Мать солдата отходит немного в сторону, но тяжело дышит. Дед идет к русскому солдату. Оба долго смотрят друг на друга.
Хеллингер (обращаясь к деду): Поклонись ему.
Дед глубоко склоняется, затем опускается на колени, склоняется до пола и вытягивает руки вперед в сторону русского солдата.
Хеллингер (через некоторое время, обращаясь к деду): Теперь ляг перед ним на живот.
Дед ложится на живот и протягивает руки русскому солдату. Потом он как умерший поворачивается на бок.

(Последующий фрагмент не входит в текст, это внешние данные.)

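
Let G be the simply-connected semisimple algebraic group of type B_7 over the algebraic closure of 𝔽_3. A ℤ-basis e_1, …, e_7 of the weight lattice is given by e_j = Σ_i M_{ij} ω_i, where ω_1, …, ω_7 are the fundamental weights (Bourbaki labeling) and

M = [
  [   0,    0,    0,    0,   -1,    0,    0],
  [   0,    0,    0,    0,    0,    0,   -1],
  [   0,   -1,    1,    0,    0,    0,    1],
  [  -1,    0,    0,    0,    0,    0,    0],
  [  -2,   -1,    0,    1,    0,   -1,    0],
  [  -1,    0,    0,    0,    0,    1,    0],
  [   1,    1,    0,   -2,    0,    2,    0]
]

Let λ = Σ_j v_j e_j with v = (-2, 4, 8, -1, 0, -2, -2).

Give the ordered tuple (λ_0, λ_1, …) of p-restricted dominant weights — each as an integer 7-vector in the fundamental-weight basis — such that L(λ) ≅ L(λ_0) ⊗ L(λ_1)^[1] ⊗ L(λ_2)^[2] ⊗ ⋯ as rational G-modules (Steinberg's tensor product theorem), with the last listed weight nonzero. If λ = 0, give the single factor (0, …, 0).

((0, 2, 2, 2, 1, 0, 0),)

In the fundamental-weight basis, λ has coordinates c = M·v (v = (-2, 4, 8, -1, 0, -2, -2)):
  c_1 = (0)·(-2) + (0)·(4) + (0)·(8) + (0)·(-1) + (-1)·(0) + (0)·(-2) + (0)·(-2) = 0
  c_2 = (0)·(-2) + (0)·(4) + (0)·(8) + (0)·(-1) + (0)·(0) + (0)·(-2) + (-1)·(-2) = 2
  c_3 = (0)·(-2) + (-1)·(4) + (1)·(8) + (0)·(-1) + (0)·(0) + (0)·(-2) + (1)·(-2) = 2
  c_4 = (-1)·(-2) + (0)·(4) + (0)·(8) + (0)·(-1) + (0)·(0) + (0)·(-2) + (0)·(-2) = 2
  c_5 = (-2)·(-2) + (-1)·(4) + (0)·(8) + (1)·(-1) + (0)·(0) + (-1)·(-2) + (0)·(-2) = 1
  c_6 = (-1)·(-2) + (0)·(4) + (0)·(8) + (0)·(-1) + (0)·(0) + (1)·(-2) + (0)·(-2) = 0
  c_7 = (1)·(-2) + (1)·(4) + (0)·(8) + (-2)·(-1) + (0)·(0) + (2)·(-2) + (0)·(-2) = 0
Writing each c_i in base p = 3:
  c_1 = 0
  c_2 = 2 = 2·3^0
  c_3 = 2 = 2·3^0
  c_4 = 2 = 2·3^0
  c_5 = 1 = 1·3^0
  c_6 = 0
  c_7 = 0
Factor λ_0 = (0, 2, 2, 2, 1, 0, 0)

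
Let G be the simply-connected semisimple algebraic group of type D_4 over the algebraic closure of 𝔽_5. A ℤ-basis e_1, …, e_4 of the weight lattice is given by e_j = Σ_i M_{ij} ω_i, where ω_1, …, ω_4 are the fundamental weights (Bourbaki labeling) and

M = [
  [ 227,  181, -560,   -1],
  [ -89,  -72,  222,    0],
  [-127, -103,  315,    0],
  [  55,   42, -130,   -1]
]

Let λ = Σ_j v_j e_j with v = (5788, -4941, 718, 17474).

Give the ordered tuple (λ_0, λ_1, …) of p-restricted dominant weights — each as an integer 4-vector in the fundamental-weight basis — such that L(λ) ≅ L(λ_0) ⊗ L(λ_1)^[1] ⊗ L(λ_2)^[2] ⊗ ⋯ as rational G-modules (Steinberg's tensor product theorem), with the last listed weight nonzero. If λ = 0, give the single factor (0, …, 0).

((1, 1, 2, 4), (0, 3, 3, 0))

Change of basis e → ω: c = M·v where v = (5788, -4941, 718, 17474):
  c_1 = 227*5788 + 181*-4941 + -560*718 + -1*17474 = 1
  c_2 = -89*5788 + -72*-4941 + 222*718 + 0*17474 = 16
  c_3 = -127*5788 + -103*-4941 + 315*718 + 0*17474 = 17
  c_4 = 55*5788 + 42*-4941 + -130*718 + -1*17474 = 4
p = 5; digits c_i = Σ_j d_{ij}·5^j, 0 ≤ d_{ij} < 5:
  c_1 = 1 = 1·5^0
  c_2 = 16 = 1·5^0 + 3·5^1
  c_3 = 17 = 2·5^0 + 3·5^1
  c_4 = 4 = 4·5^0
p-restricted factor λ_0 = (1, 1, 2, 4)
p-restricted factor λ_1 = (0, 3, 3, 0)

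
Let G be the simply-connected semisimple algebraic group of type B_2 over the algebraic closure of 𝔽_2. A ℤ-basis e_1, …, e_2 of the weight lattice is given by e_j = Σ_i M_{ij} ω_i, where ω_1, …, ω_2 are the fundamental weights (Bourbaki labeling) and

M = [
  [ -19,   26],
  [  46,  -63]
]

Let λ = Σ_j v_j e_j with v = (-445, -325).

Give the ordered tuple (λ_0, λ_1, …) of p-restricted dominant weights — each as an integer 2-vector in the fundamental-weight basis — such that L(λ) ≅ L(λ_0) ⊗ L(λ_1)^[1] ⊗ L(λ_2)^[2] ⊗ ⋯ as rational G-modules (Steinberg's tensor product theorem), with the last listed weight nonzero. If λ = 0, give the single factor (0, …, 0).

Change of basis e → ω: c = M·v where v = (-445, -325):
  c_1 = (-19)·(-445) + (26)·(-325) = 5
  c_2 = (46)·(-445) + (-63)·(-325) = 5
Base-2 expansion of each c_i:
  c_1 = 5 = 1·2^0 + 0·2^1 + 1·2^2
  c_2 = 5 = 1·2^0 + 0·2^1 + 1·2^2
λ_0 = (1, 1)
λ_1 = (0, 0)
λ_2 = (1, 1)

((1, 1), (0, 0), (1, 1))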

Через некоторое время солдат ложится рядом с ним.
Мать склоняется к своему умершему сыну, гладит его по щекам и, всхлипывая, ложится рядом с ним. В это время Хеллингер отворачивает участника в другую сторону.
Хеллингер: Так все кончается. Так все это может пройти.
Обращаясь к участнику: Как ты теперь себя чувствуешь?
Участник: Я смог вздохнуть полной грудью.
Хеллингер: Еще раз посмотри назад. Посмотри, что все это в прошлом.
Обращаясь к заместителям: Хорошо. Спасибо вам всем.
Обращаясь к группе: Теперь на повестке дня снова философия. Мы смотрим на жизнь как целое и ждем, пока покажется нечто. Потом мы с этим согласимся. В последней расстановке мы, например, видели: смерть была хороша для всех. Мой любимый друг Рильке в своей первой Дуинской элегии описывает, что происходит, когда мы скорбим о рано ушедших:
Что им нужно? Последний проблеск сомненья
Погасить я готов, которым порою
В чистом движенье своем хоть немного скованы души[9].
И в этом нет никакой несправедливости. Они ничего не упустили в жизни.
Рильке описывает и включение в движение ухода. Например, как человек расстается с собственным именем: «Бросить имя свое, даже имя свое, Как бросают игрушку разбитую дети»[10]. Все уходит, все уходит. Куда? Этого мы не знаем.